Пьер слушал с удовольствием, раскачиваясь всем своим стройным телом. Дядя продолжал рассказывать о том, как юн выжигал малайские девственные леса, и говорил так хорошо и так долго, что мальчик под конец устал и не мог больше слушать. Он снова рассеянно взялся за изучение своей карты; зато его отец внимательно слушал разговорившегося друга, который неторопливо рассказывал о работе и охоте, о поездках верхом и в лодках, о красивых селениях кули с легкими домиками из бамбука и об обезьянах, цаплях, орлах, бабочках и так соблазнительно и осторожно раскрывал перед ним свою тихую, уединенную, тропическую лесную жизнь, что художнику казалось, будто он заглядывает сквозь щелку в богатую, яркую, блаженную райскую страну. Он слушал о тихих, могучих потоках в девственном лесу, о папоротниковых зарослях с дерево вышиной и об обширных, колышущихся равнинах с травой в человеческий рост; он слушал о многоцветных закатах на морском берегу, в виду коралловых островов и голубых вулканов, о бурных свирепых ливнях и огненных грозах, о мечтательно – созерцательной дремоте в жаркие дни на широких тенистых верандах белых плантаторских домов, о сутолоке китайских городских улиц и о вечерних часах отдыха малайцев у плоского каменного пруда перед мечетью.

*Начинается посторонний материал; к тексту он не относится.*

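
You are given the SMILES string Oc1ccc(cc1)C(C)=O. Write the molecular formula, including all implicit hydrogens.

Walk through each heavy atom and fill implicit hydrogens from standard valence (C 4, N 3, O 2, S 2, halogen 1); for lowercase aromatic atoms, an aromatic c carries 1 H when it has two neighbours and 0 H with three, and aromatic n carries 0 H:
  atom 1: O, bond orders sum to 1 (valence 2) → 1 H
  atom 2: aromatic c, 3 neighbours → 0 H
  atom 3: aromatic c, 2 neighbours → 1 H
  atom 4: aromatic c, 2 neighbours → 1 H
  atom 5: aromatic c, 3 neighbours → 0 H
  atom 6: aromatic c, 2 neighbours → 1 H
  atom 7: aromatic c, 2 neighbours → 1 H
  atom 8: C, bond orders sum to 4 (valence 4) → 0 H
  atom 9: C, bond orders sum to 1 (valence 4) → 3 H
  atom 10: O, bond orders sum to 2 (valence 2) → 0 H
Totals → C:8, H:8, O:2.

C8H8O2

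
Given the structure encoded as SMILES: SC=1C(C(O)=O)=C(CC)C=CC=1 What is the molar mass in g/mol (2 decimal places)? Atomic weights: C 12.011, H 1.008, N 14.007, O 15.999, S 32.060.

182.24 g/mol

First, the molecular formula is C9H10O2S (counting implicit H from valence).
  C: 9 × 12.011 = 108.099
  H: 10 × 1.008 = 10.080
  O: 2 × 15.999 = 31.998
  S: 1 × 32.060 = 32.060
Sum: 9×12.011 + 10×1.008 + 2×15.999 + 1×32.060 = 182.237 → 182.24 g/mol.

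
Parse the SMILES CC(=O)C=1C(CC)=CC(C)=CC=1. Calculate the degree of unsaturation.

Degree of unsaturation = (number of rings) + (number of π bonds).
Ring closures in the SMILES: 1.
π bonds: 4 double bonds (each 1 DoU) → 4 DoU from unsaturation.
Total DoU = 1 + 4 = 5.

5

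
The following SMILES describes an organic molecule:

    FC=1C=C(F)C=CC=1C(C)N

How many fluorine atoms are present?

Scan the SMILES for F atoms (remember two-letter symbols like Cl and Br are single atoms).
Fluorine count: 2.

2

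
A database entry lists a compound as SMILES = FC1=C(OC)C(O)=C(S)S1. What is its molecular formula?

Walk through each heavy atom and fill implicit hydrogens from standard valence (C 4, N 3, O 2, S 2, halogen 1):
  atom 1: F (halogen, monovalent) → 0 H
  atom 2: C, bond orders sum to 4 (valence 4) → 0 H
  atom 3: C, bond orders sum to 4 (valence 4) → 0 H
  atom 4: O, bond orders sum to 2 (valence 2) → 0 H
  atom 5: C, bond orders sum to 1 (valence 4) → 3 H
  atom 6: C, bond orders sum to 4 (valence 4) → 0 H
  atom 7: O, bond orders sum to 1 (valence 2) → 1 H
  atom 8: C, bond orders sum to 4 (valence 4) → 0 H
  atom 9: S, bond orders sum to 1 (valence 2) → 1 H
  atom 10: S, bond orders sum to 2 (valence 2) → 0 H
Totals → C:5, H:5, F:1, O:2, S:2.
In Hill order: C5H5FO2S2.

C5H5FO2S2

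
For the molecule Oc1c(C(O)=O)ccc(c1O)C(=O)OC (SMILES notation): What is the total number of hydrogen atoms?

Walk through each heavy atom and fill implicit hydrogens from standard valence (C 4, N 3, O 2, S 2, halogen 1); for lowercase aromatic atoms, an aromatic c carries 1 H when it has two neighbours and 0 H with three, and aromatic n carries 0 H:
  atom 1: O, bond orders sum to 1 (valence 2) → 1 H
  atom 2: aromatic c, 3 neighbours → 0 H
  atom 3: aromatic c, 3 neighbours → 0 H
  atom 4: C, bond orders sum to 4 (valence 4) → 0 H
  atom 5: O, bond orders sum to 1 (valence 2) → 1 H
  atom 6: O, bond orders sum to 2 (valence 2) → 0 H
  atom 7: aromatic c, 2 neighbours → 1 H
  atom 8: aromatic c, 2 neighbours → 1 H
  atom 9: aromatic c, 3 neighbours → 0 H
  atom 10: aromatic c, 3 neighbours → 0 H
  atom 11: O, bond orders sum to 1 (valence 2) → 1 H
  atom 12: C, bond orders sum to 4 (valence 4) → 0 H
  atom 13: O, bond orders sum to 2 (valence 2) → 0 H
  atom 14: O, bond orders sum to 2 (valence 2) → 0 H
  atom 15: C, bond orders sum to 1 (valence 4) → 3 H
Total hydrogens: 8.

8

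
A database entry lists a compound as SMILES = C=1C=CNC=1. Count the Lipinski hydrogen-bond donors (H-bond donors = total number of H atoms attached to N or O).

Donors: find every N or O and count the H atoms it carries.
  atom 4 (N): bond orders sum to 2 → 1 H
Lipinski HBD = 1.

1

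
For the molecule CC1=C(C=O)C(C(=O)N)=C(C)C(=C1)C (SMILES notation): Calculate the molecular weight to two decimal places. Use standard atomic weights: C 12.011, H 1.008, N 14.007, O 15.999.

191.23 g/mol

First, the molecular formula is C11H13NO2 (counting implicit H from valence).
  C: 11 × 12.011 = 132.121
  H: 13 × 1.008 = 13.104
  N: 1 × 14.007 = 14.007
  O: 2 × 15.999 = 31.998
Sum: 11×12.011 + 13×1.008 + 1×14.007 + 2×15.999 = 191.230 → 191.23 g/mol.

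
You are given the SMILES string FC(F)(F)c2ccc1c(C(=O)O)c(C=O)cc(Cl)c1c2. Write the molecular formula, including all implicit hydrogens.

C13H6ClF3O3

Walk through each heavy atom and fill implicit hydrogens from standard valence (C 4, N 3, O 2, S 2, halogen 1); for lowercase aromatic atoms, an aromatic c carries 1 H when it has two neighbours and 0 H with three, and aromatic n carries 0 H:
  atom 1: F (halogen, monovalent) → 0 H
  atom 2: C, bond orders sum to 4 (valence 4) → 0 H
  atom 3: F (halogen, monovalent) → 0 H
  atom 4: F (halogen, monovalent) → 0 H
  atom 5: aromatic c, 3 neighbours → 0 H
  atom 6: aromatic c, 2 neighbours → 1 H
  atom 7: aromatic c, 2 neighbours → 1 H
  atom 8: aromatic c, 3 neighbours → 0 H
  atom 9: aromatic c, 3 neighbours → 0 H
  atom 10: C, bond orders sum to 4 (valence 4) → 0 H
  atom 11: O, bond orders sum to 2 (valence 2) → 0 H
  atom 12: O, bond orders sum to 1 (valence 2) → 1 H
  atom 13: aromatic c, 3 neighbours → 0 H
  atom 14: C, bond orders sum to 3 (valence 4) → 1 H
  atom 15: O, bond orders sum to 2 (valence 2) → 0 H
  atom 16: aromatic c, 2 neighbours → 1 H
  atom 17: aromatic c, 3 neighbours → 0 H
  atom 18: Cl (halogen, monovalent) → 0 H
  atom 19: aromatic c, 3 neighbours → 0 H
  atom 20: aromatic c, 2 neighbours → 1 H
Totals → C:13, H:6, Cl:1, F:3, O:3.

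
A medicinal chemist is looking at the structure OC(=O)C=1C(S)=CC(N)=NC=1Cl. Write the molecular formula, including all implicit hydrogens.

Walk through each heavy atom and fill implicit hydrogens from standard valence (C 4, N 3, O 2, S 2, halogen 1):
  atom 1: O, bond orders sum to 1 (valence 2) → 1 H
  atom 2: C, bond orders sum to 4 (valence 4) → 0 H
  atom 3: O, bond orders sum to 2 (valence 2) → 0 H
  atom 4: C, bond orders sum to 4 (valence 4) → 0 H
  atom 5: C, bond orders sum to 4 (valence 4) → 0 H
  atom 6: S, bond orders sum to 1 (valence 2) → 1 H
  atom 7: C, bond orders sum to 3 (valence 4) → 1 H
  atom 8: C, bond orders sum to 4 (valence 4) → 0 H
  atom 9: N, bond orders sum to 1 (valence 3) → 2 H
  atom 10: N, bond orders sum to 3 (valence 3) → 0 H
  atom 11: C, bond orders sum to 4 (valence 4) → 0 H
  atom 12: Cl (halogen, monovalent) → 0 H
Totals → C:6, H:5, Cl:1, N:2, O:2, S:1.

C6H5ClN2O2S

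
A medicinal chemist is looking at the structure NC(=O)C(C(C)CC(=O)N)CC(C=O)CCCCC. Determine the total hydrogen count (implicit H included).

Walk through each heavy atom and fill implicit hydrogens from standard valence (C 4, N 3, O 2, S 2, halogen 1):
  atom 1: N, bond orders sum to 1 (valence 3) → 2 H
  atom 2: C, bond orders sum to 4 (valence 4) → 0 H
  atom 3: O, bond orders sum to 2 (valence 2) → 0 H
  atom 4: C, bond orders sum to 3 (valence 4) → 1 H
  atom 5: C, bond orders sum to 3 (valence 4) → 1 H
  atom 6: C, bond orders sum to 1 (valence 4) → 3 H
  atom 7: C, bond orders sum to 2 (valence 4) → 2 H
  atom 8: C, bond orders sum to 4 (valence 4) → 0 H
  atom 9: O, bond orders sum to 2 (valence 2) → 0 H
  atom 10: N, bond orders sum to 1 (valence 3) → 2 H
  atom 11: C, bond orders sum to 2 (valence 4) → 2 H
  atom 12: C, bond orders sum to 3 (valence 4) → 1 H
  atom 13: C, bond orders sum to 3 (valence 4) → 1 H
  atom 14: O, bond orders sum to 2 (valence 2) → 0 H
  atom 15: C, bond orders sum to 2 (valence 4) → 2 H
  atom 16: C, bond orders sum to 2 (valence 4) → 2 H
  atom 17: C, bond orders sum to 2 (valence 4) → 2 H
  atom 18: C, bond orders sum to 2 (valence 4) → 2 H
  atom 19: C, bond orders sum to 1 (valence 4) → 3 H
Total hydrogens: 26.

26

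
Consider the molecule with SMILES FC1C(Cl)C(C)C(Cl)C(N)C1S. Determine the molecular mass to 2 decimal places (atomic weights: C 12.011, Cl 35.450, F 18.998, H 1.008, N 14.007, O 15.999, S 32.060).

First, the molecular formula is C7H12Cl2FNS (counting implicit H from valence).
  C: 7 × 12.011 = 84.077
  Cl: 2 × 35.450 = 70.900
  F: 1 × 18.998 = 18.998
  H: 12 × 1.008 = 12.096
  N: 1 × 14.007 = 14.007
  S: 1 × 32.060 = 32.060
Sum: 7×12.011 + 2×35.450 + 1×18.998 + 12×1.008 + 1×14.007 + 1×32.060 = 232.138 → 232.14 g/mol.

232.14 g/mol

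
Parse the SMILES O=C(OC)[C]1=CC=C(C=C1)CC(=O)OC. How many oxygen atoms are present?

Scan the SMILES for O atoms (remember two-letter symbols like Cl and Br are single atoms).
Oxygen count: 4.

4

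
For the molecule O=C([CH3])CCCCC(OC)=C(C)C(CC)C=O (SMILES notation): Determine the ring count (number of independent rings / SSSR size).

0

In SMILES, each pair of matching ring-closure digits denotes one ring-closing bond; the number of such bonds equals the number of independent rings.
Ring-closure bonds here: 0.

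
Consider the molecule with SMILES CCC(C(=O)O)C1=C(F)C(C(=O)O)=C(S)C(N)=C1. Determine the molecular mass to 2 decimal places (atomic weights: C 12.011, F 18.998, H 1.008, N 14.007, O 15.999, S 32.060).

273.28 g/mol

First, the molecular formula is C11H12FNO4S (counting implicit H from valence).
  C: 11 × 12.011 = 132.121
  F: 1 × 18.998 = 18.998
  H: 12 × 1.008 = 12.096
  N: 1 × 14.007 = 14.007
  O: 4 × 15.999 = 63.996
  S: 1 × 32.060 = 32.060
Sum: 11×12.011 + 1×18.998 + 12×1.008 + 1×14.007 + 4×15.999 + 1×32.060 = 273.278 → 273.28 g/mol.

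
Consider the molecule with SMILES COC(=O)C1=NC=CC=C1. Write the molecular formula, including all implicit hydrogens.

C7H7NO2

Walk through each heavy atom and fill implicit hydrogens from standard valence (C 4, N 3, O 2, S 2, halogen 1):
  atom 1: C, bond orders sum to 1 (valence 4) → 3 H
  atom 2: O, bond orders sum to 2 (valence 2) → 0 H
  atom 3: C, bond orders sum to 4 (valence 4) → 0 H
  atom 4: O, bond orders sum to 2 (valence 2) → 0 H
  atom 5: C, bond orders sum to 4 (valence 4) → 0 H
  atom 6: N, bond orders sum to 3 (valence 3) → 0 H
  atom 7: C, bond orders sum to 3 (valence 4) → 1 H
  atom 8: C, bond orders sum to 3 (valence 4) → 1 H
  atom 9: C, bond orders sum to 3 (valence 4) → 1 H
  atom 10: C, bond orders sum to 3 (valence 4) → 1 H
Totals → C:7, H:7, N:1, O:2.
In Hill order: C7H7NO2.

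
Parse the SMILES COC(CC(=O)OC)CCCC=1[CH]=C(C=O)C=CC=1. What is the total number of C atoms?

Count every carbon token in the SMILES (each C, including those in ring-closure positions and inside branches).
Carbon count: 15.

15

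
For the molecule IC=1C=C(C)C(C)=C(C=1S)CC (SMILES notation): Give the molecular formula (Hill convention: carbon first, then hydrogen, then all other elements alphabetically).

C10H13IS

Walk through each heavy atom and fill implicit hydrogens from standard valence (C 4, N 3, O 2, S 2, halogen 1):
  atom 1: I (halogen, monovalent) → 0 H
  atom 2: C, bond orders sum to 4 (valence 4) → 0 H
  atom 3: C, bond orders sum to 3 (valence 4) → 1 H
  atom 4: C, bond orders sum to 4 (valence 4) → 0 H
  atom 5: C, bond orders sum to 1 (valence 4) → 3 H
  atom 6: C, bond orders sum to 4 (valence 4) → 0 H
  atom 7: C, bond orders sum to 1 (valence 4) → 3 H
  atom 8: C, bond orders sum to 4 (valence 4) → 0 H
  atom 9: C, bond orders sum to 4 (valence 4) → 0 H
  atom 10: S, bond orders sum to 1 (valence 2) → 1 H
  atom 11: C, bond orders sum to 2 (valence 4) → 2 H
  atom 12: C, bond orders sum to 1 (valence 4) → 3 H
Totals → C:10, H:13, I:1, S:1.
In Hill order: C10H13IS.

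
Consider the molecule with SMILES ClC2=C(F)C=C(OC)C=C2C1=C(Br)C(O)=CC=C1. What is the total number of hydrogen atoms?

9

Walk through each heavy atom and fill implicit hydrogens from standard valence (C 4, N 3, O 2, S 2, halogen 1):
  atom 1: Cl (halogen, monovalent) → 0 H
  atom 2: C, bond orders sum to 4 (valence 4) → 0 H
  atom 3: C, bond orders sum to 4 (valence 4) → 0 H
  atom 4: F (halogen, monovalent) → 0 H
  atom 5: C, bond orders sum to 3 (valence 4) → 1 H
  atom 6: C, bond orders sum to 4 (valence 4) → 0 H
  atom 7: O, bond orders sum to 2 (valence 2) → 0 H
  atom 8: C, bond orders sum to 1 (valence 4) → 3 H
  atom 9: C, bond orders sum to 3 (valence 4) → 1 H
  atom 10: C, bond orders sum to 4 (valence 4) → 0 H
  atom 11: C, bond orders sum to 4 (valence 4) → 0 H
  atom 12: C, bond orders sum to 4 (valence 4) → 0 H
  atom 13: Br (halogen, monovalent) → 0 H
  atom 14: C, bond orders sum to 4 (valence 4) → 0 H
  atom 15: O, bond orders sum to 1 (valence 2) → 1 H
  atom 16: C, bond orders sum to 3 (valence 4) → 1 H
  atom 17: C, bond orders sum to 3 (valence 4) → 1 H
  atom 18: C, bond orders sum to 3 (valence 4) → 1 H
Total hydrogens: 9.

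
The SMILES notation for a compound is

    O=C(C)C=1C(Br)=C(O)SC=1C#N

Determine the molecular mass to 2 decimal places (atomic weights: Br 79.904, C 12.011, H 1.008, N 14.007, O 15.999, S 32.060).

First, the molecular formula is C7H4BrNO2S (counting implicit H from valence).
  Br: 1 × 79.904 = 79.904
  C: 7 × 12.011 = 84.077
  H: 4 × 1.008 = 4.032
  N: 1 × 14.007 = 14.007
  O: 2 × 15.999 = 31.998
  S: 1 × 32.060 = 32.060
Sum: 1×79.904 + 7×12.011 + 4×1.008 + 1×14.007 + 2×15.999 + 1×32.060 = 246.078 → 246.08 g/mol.

246.08 g/mol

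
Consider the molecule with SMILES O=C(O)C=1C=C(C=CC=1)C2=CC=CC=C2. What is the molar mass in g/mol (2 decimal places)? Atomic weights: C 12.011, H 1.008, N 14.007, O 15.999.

198.22 g/mol

First, the molecular formula is C13H10O2 (counting implicit H from valence).
  C: 13 × 12.011 = 156.143
  H: 10 × 1.008 = 10.080
  O: 2 × 15.999 = 31.998
Sum: 13×12.011 + 10×1.008 + 2×15.999 = 198.221 → 198.22 g/mol.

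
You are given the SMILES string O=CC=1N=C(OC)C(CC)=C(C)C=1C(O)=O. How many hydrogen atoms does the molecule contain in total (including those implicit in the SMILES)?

13

Walk through each heavy atom and fill implicit hydrogens from standard valence (C 4, N 3, O 2, S 2, halogen 1):
  atom 1: O, bond orders sum to 2 (valence 2) → 0 H
  atom 2: C, bond orders sum to 3 (valence 4) → 1 H
  atom 3: C, bond orders sum to 4 (valence 4) → 0 H
  atom 4: N, bond orders sum to 3 (valence 3) → 0 H
  atom 5: C, bond orders sum to 4 (valence 4) → 0 H
  atom 6: O, bond orders sum to 2 (valence 2) → 0 H
  atom 7: C, bond orders sum to 1 (valence 4) → 3 H
  atom 8: C, bond orders sum to 4 (valence 4) → 0 H
  atom 9: C, bond orders sum to 2 (valence 4) → 2 H
  atom 10: C, bond orders sum to 1 (valence 4) → 3 H
  atom 11: C, bond orders sum to 4 (valence 4) → 0 H
  atom 12: C, bond orders sum to 1 (valence 4) → 3 H
  atom 13: C, bond orders sum to 4 (valence 4) → 0 H
  atom 14: C, bond orders sum to 4 (valence 4) → 0 H
  atom 15: O, bond orders sum to 1 (valence 2) → 1 H
  atom 16: O, bond orders sum to 2 (valence 2) → 0 H
Total hydrogens: 13.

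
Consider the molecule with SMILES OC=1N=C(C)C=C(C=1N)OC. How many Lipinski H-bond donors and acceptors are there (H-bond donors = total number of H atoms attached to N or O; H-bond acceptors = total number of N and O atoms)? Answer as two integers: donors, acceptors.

3, 4

Donors: find every N or O and count the H atoms it carries.
  atom 1 (O): bond orders sum to 1 → 1 H
  atom 3 (N): bond orders sum to 3 → 0 H
  atom 9 (N): bond orders sum to 1 → 2 H
  atom 10 (O): bond orders sum to 2 → 0 H
Lipinski HBD = 3.
Acceptors: N atoms = 2, O atoms = 2 → HBA = 4.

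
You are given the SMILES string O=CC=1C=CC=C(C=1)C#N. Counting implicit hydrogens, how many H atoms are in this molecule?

5

Walk through each heavy atom and fill implicit hydrogens from standard valence (C 4, N 3, O 2, S 2, halogen 1):
  atom 1: O, bond orders sum to 2 (valence 2) → 0 H
  atom 2: C, bond orders sum to 3 (valence 4) → 1 H
  atom 3: C, bond orders sum to 4 (valence 4) → 0 H
  atom 4: C, bond orders sum to 3 (valence 4) → 1 H
  atom 5: C, bond orders sum to 3 (valence 4) → 1 H
  atom 6: C, bond orders sum to 3 (valence 4) → 1 H
  atom 7: C, bond orders sum to 4 (valence 4) → 0 H
  atom 8: C, bond orders sum to 3 (valence 4) → 1 H
  atom 9: C, bond orders sum to 4 (valence 4) → 0 H
  atom 10: N, bond orders sum to 3 (valence 3) → 0 H
Total hydrogens: 5.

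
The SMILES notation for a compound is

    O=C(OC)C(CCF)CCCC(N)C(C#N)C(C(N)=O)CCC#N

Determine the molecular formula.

Walk through each heavy atom and fill implicit hydrogens from standard valence (C 4, N 3, O 2, S 2, halogen 1):
  atom 1: O, bond orders sum to 2 (valence 2) → 0 H
  atom 2: C, bond orders sum to 4 (valence 4) → 0 H
  atom 3: O, bond orders sum to 2 (valence 2) → 0 H
  atom 4: C, bond orders sum to 1 (valence 4) → 3 H
  atom 5: C, bond orders sum to 3 (valence 4) → 1 H
  atom 6: C, bond orders sum to 2 (valence 4) → 2 H
  atom 7: C, bond orders sum to 2 (valence 4) → 2 H
  atom 8: F (halogen, monovalent) → 0 H
  atom 9: C, bond orders sum to 2 (valence 4) → 2 H
  atom 10: C, bond orders sum to 2 (valence 4) → 2 H
  atom 11: C, bond orders sum to 2 (valence 4) → 2 H
  atom 12: C, bond orders sum to 3 (valence 4) → 1 H
  atom 13: N, bond orders sum to 1 (valence 3) → 2 H
  atom 14: C, bond orders sum to 3 (valence 4) → 1 H
  atom 15: C, bond orders sum to 4 (valence 4) → 0 H
  atom 16: N, bond orders sum to 3 (valence 3) → 0 H
  atom 17: C, bond orders sum to 3 (valence 4) → 1 H
  atom 18: C, bond orders sum to 4 (valence 4) → 0 H
  atom 19: N, bond orders sum to 1 (valence 3) → 2 H
  atom 20: O, bond orders sum to 2 (valence 2) → 0 H
  atom 21: C, bond orders sum to 2 (valence 4) → 2 H
  atom 22: C, bond orders sum to 2 (valence 4) → 2 H
  atom 23: C, bond orders sum to 4 (valence 4) → 0 H
  atom 24: N, bond orders sum to 3 (valence 3) → 0 H
Totals → C:16, H:25, F:1, N:4, O:3.

C16H25FN4O3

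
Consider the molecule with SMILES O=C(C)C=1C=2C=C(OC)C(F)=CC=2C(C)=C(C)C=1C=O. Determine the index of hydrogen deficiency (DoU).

Molecular formula: C16H15FO3.
DoU = (2C + 2 + N − H − X) / 2, where X is the halogen count and O/S are ignored.
    = (2·16 + 2 + 0 − 15 − 1) / 2 = 18 / 2 = 9.

9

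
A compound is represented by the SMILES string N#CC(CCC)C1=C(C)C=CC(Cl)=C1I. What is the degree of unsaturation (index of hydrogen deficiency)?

Degree of unsaturation = (number of rings) + (number of π bonds).
Ring closures in the SMILES: 1.
π bonds: 3 double bonds (each 1 DoU), 1 triple bond (each 2 DoU) → 5 DoU from unsaturation.
Total DoU = 1 + 5 = 6.

6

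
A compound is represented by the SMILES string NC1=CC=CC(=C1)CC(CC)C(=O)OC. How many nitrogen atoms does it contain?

1

Scan the SMILES for N atoms (remember two-letter symbols like Cl and Br are single atoms).
Nitrogen count: 1.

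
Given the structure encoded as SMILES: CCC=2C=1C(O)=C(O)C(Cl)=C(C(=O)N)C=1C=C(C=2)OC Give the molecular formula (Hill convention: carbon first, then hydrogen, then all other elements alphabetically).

Walk through each heavy atom and fill implicit hydrogens from standard valence (C 4, N 3, O 2, S 2, halogen 1):
  atom 1: C, bond orders sum to 1 (valence 4) → 3 H
  atom 2: C, bond orders sum to 2 (valence 4) → 2 H
  atom 3: C, bond orders sum to 4 (valence 4) → 0 H
  atom 4: C, bond orders sum to 4 (valence 4) → 0 H
  atom 5: C, bond orders sum to 4 (valence 4) → 0 H
  atom 6: O, bond orders sum to 1 (valence 2) → 1 H
  atom 7: C, bond orders sum to 4 (valence 4) → 0 H
  atom 8: O, bond orders sum to 1 (valence 2) → 1 H
  atom 9: C, bond orders sum to 4 (valence 4) → 0 H
  atom 10: Cl (halogen, monovalent) → 0 H
  atom 11: C, bond orders sum to 4 (valence 4) → 0 H
  atom 12: C, bond orders sum to 4 (valence 4) → 0 H
  atom 13: O, bond orders sum to 2 (valence 2) → 0 H
  atom 14: N, bond orders sum to 1 (valence 3) → 2 H
  atom 15: C, bond orders sum to 4 (valence 4) → 0 H
  atom 16: C, bond orders sum to 3 (valence 4) → 1 H
  atom 17: C, bond orders sum to 4 (valence 4) → 0 H
  atom 18: C, bond orders sum to 3 (valence 4) → 1 H
  atom 19: O, bond orders sum to 2 (valence 2) → 0 H
  atom 20: C, bond orders sum to 1 (valence 4) → 3 H
Totals → C:14, H:14, Cl:1, N:1, O:4.
In Hill order: C14H14ClNO4.

C14H14ClNO4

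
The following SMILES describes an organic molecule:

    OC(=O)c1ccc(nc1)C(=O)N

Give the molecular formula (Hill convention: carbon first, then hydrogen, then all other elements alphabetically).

C7H6N2O3

Walk through each heavy atom and fill implicit hydrogens from standard valence (C 4, N 3, O 2, S 2, halogen 1); for lowercase aromatic atoms, an aromatic c carries 1 H when it has two neighbours and 0 H with three, and aromatic n carries 0 H:
  atom 1: O, bond orders sum to 1 (valence 2) → 1 H
  atom 2: C, bond orders sum to 4 (valence 4) → 0 H
  atom 3: O, bond orders sum to 2 (valence 2) → 0 H
  atom 4: aromatic c, 3 neighbours → 0 H
  atom 5: aromatic c, 2 neighbours → 1 H
  atom 6: aromatic c, 2 neighbours → 1 H
  atom 7: aromatic c, 3 neighbours → 0 H
  atom 8: aromatic n, 2 neighbours → 0 H
  atom 9: aromatic c, 2 neighbours → 1 H
  atom 10: C, bond orders sum to 4 (valence 4) → 0 H
  atom 11: O, bond orders sum to 2 (valence 2) → 0 H
  atom 12: N, bond orders sum to 1 (valence 3) → 2 H
Totals → C:7, H:6, N:2, O:3.
In Hill order: C7H6N2O3.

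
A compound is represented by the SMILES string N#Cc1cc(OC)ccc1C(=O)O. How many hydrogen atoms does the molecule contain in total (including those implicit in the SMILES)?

7

Walk through each heavy atom and fill implicit hydrogens from standard valence (C 4, N 3, O 2, S 2, halogen 1); for lowercase aromatic atoms, an aromatic c carries 1 H when it has two neighbours and 0 H with three, and aromatic n carries 0 H:
  atom 1: N, bond orders sum to 3 (valence 3) → 0 H
  atom 2: C, bond orders sum to 4 (valence 4) → 0 H
  atom 3: aromatic c, 3 neighbours → 0 H
  atom 4: aromatic c, 2 neighbours → 1 H
  atom 5: aromatic c, 3 neighbours → 0 H
  atom 6: O, bond orders sum to 2 (valence 2) → 0 H
  atom 7: C, bond orders sum to 1 (valence 4) → 3 H
  atom 8: aromatic c, 2 neighbours → 1 H
  atom 9: aromatic c, 2 neighbours → 1 H
  atom 10: aromatic c, 3 neighbours → 0 H
  atom 11: C, bond orders sum to 4 (valence 4) → 0 H
  atom 12: O, bond orders sum to 2 (valence 2) → 0 H
  atom 13: O, bond orders sum to 1 (valence 2) → 1 H
Total hydrogens: 7.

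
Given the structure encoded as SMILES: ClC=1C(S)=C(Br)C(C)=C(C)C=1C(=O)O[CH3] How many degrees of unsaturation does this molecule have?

Molecular formula: C10H10BrClO2S.
DoU = (2C + 2 + N − H − X) / 2, where X is the halogen count and O/S are ignored.
    = (2·10 + 2 + 0 − 10 − 2) / 2 = 10 / 2 = 5.

5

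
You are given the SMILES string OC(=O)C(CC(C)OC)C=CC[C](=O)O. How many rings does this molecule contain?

0

In SMILES, each pair of matching ring-closure digits denotes one ring-closing bond; the number of such bonds equals the number of independent rings.
Ring-closure bonds here: 0.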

Снова, как уже не раз прежде, воображение Верагута уносилось в далекую страну, родину друга, и он не знал, насколько томление и тихая жажда его души отвечали скрытым намерениям Буркгардта. Не только блеск тропических морей и берегов, богатство лесов и потоков, колоритность полунагих первобытных народов вызывали в нем это стремление и опьяняли его образами. Еще больше манили его отдаленность и тишина этого мира, где его страдания, заботы, борьба и лишения должны были побледнеть и отойти от него, где сотни маленьких ежедневных тяжестей спали бы с его души, и новая, еще чистая, не знающая ни страданий, ни вины атмосфера приняла бы его в свои объятия.
День склонялся к вечеру, тени перемещались. Пьер давно убежал, Буркгардт мало-помалу замолк и, наконец, задремал, портрет же был почти готов, и художник закрыл на несколько минут утомленные глаза, опустил руки и с почти болезненным наслаждением упивался глубокой, солнечной тишиной, близостью друга, ощущением приятной усталости после удавшейся работы и успокоением ослабевших нервов. Эти тихие моменты усталого отдохновения, похожие на полные растительного спокойствия дремотные состояния между сном и пробуждением, были уже давно, наряду с опьянением новых замыслов и беспощадной работы, его глубочайшим и отраднейшим наслаждением.
Он тихонько, чтобы не разбудить Буркгардта, встал и осторожно отнес холст в мастерскую. Там он снял полотняную рабочую блузу, вымыл руки и омыл слегка утомленные глаза холодной водой. Четверть часа спустя он уже стоял возле дремлющего друга, с минуту испытующе смотрел на него и затем разбудил его былым свистом, который они еще двадцать пять лет тому назад ввели в употребление в качестве тайного сигнала и условного знака.
– Если ты выспался, дружище, – весело попросил он, – расскажи мне еще немножко о ваших заморских странах, – за работой я не мог слушать, как следует. Ты говорил что-то о фотографиях, они у тебя с собой? Можно взглянуть на них?
– Разумеется, хоть сейчас! Пойдем!
Этого момента Отто Буркгардт ждал уже несколько дней. Много лет уже он мечтал о том, чтобы заманить Верагута к себе в восточную Азию и оставить его у себя там на некоторое время. На этот раз ему казалось, что представляется последний случай; поэтому он подготовился и действовал самым обдуманным и планомерным образом. Сидя с другом в своей комнате и беседуя с ним при свете заходящего солнца об Индии, он вынимал из своего сундука все новые альбомы и папки с фотографиями. Художник был восхищен и удивлен этим изобилием, Буркгардт оставался спокоен и, казалось, не придавал этим листкам особенного значения; но втайне он напряженно ждал их действия.